A Night at The Louvre Museum: Jakuta Alikavazovic and Ben Lerner
On May 9, join us for an exceptional evening with writer Jakuta Alikavazovic as she discusses her latest book, Like A Sky Inside (trans. by Daniel Levin Becker, Fern Books), with Los Angeles Times Book Award winning author Ben Lerner.
In March 2020, Jakuta Alikavazovic spends a night in the Louvre Museum. At home: her nine-month-old son. In her overnight bag: a notebook, a toiletry kit, a duvet, a cube of nougat, and something that shouldn’t be there. In her head: memories of the Venus de Milo, of land art and the American road, of romance, travel, immigration, war – and of her father, who after each of their many visits to the Louvre would ask just how she’d go about stealing the Mona Lisa.
Like A Sky Inside is an insightful and heartfelt meditation on the possibilities and impossibilities of art, on parenthood, the betrayals experienced in youth, on foreignness and belonging, and on the secret conversations between our souls and the places that linger in our dreams.
In English. Free with RSVP. Click here for tickets.
The event is co-organized with Villa Albertine and is a part of the Authors on Tour program. Jakuta Alikavazovic’s 2024 US tour is made possible by Villa Albertine and Fern Books.

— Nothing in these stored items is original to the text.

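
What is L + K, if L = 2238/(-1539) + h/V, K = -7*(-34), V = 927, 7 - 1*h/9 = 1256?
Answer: 11858107/52839 ≈ 224.42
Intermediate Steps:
h = -11241 (h = 63 - 9*1256 = 63 - 11304 = -11241)
K = 238
L = -717575/52839 (L = 2238/(-1539) - 11241/927 = 2238*(-1/1539) - 11241*1/927 = -746/513 - 1249/103 = -717575/52839 ≈ -13.580)
L + K = -717575/52839 + 238 = 11858107/52839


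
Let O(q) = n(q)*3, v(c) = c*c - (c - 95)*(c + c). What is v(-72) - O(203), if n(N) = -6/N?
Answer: -3829374/203 ≈ -18864.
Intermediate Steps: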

JAKUTA ALIKAVAZOVIC was born in Paris to a family of Bosnian and Montenegrin origins. Her parents settled in France in the early 1970s and Jakuta Alikavazovic was brought up bilingual, with close ties to her Bosnian and Montenegrin relatives. In 2008, she was awarded the prestigious Goncourt Prize for a first novel and more recently, the Médicis Prize for non-fiction with her latest work Like A Sky Inside (trans. by Daniel Levin Becker, Fern Books, 2024). She is also a columnist for the French newspaper Libération and a French translator for authors, including Toni Morrison and David Forster Wallace.
BEN LERNER is the author of eight books of poetry and prose as well as several collaborations with visual artists. His new book of poetry, The Lights, was recently published by FSG, and his latest novel, The Topeka School, won the Los Angeles Times Book Award and was a finalist for the Pulitzer Prize. He has received fellowships from the Fulbright, Guggenheim, and MacArthur Foundations, among other honors, and is a Distinguished Professor of English at Brooklyn College.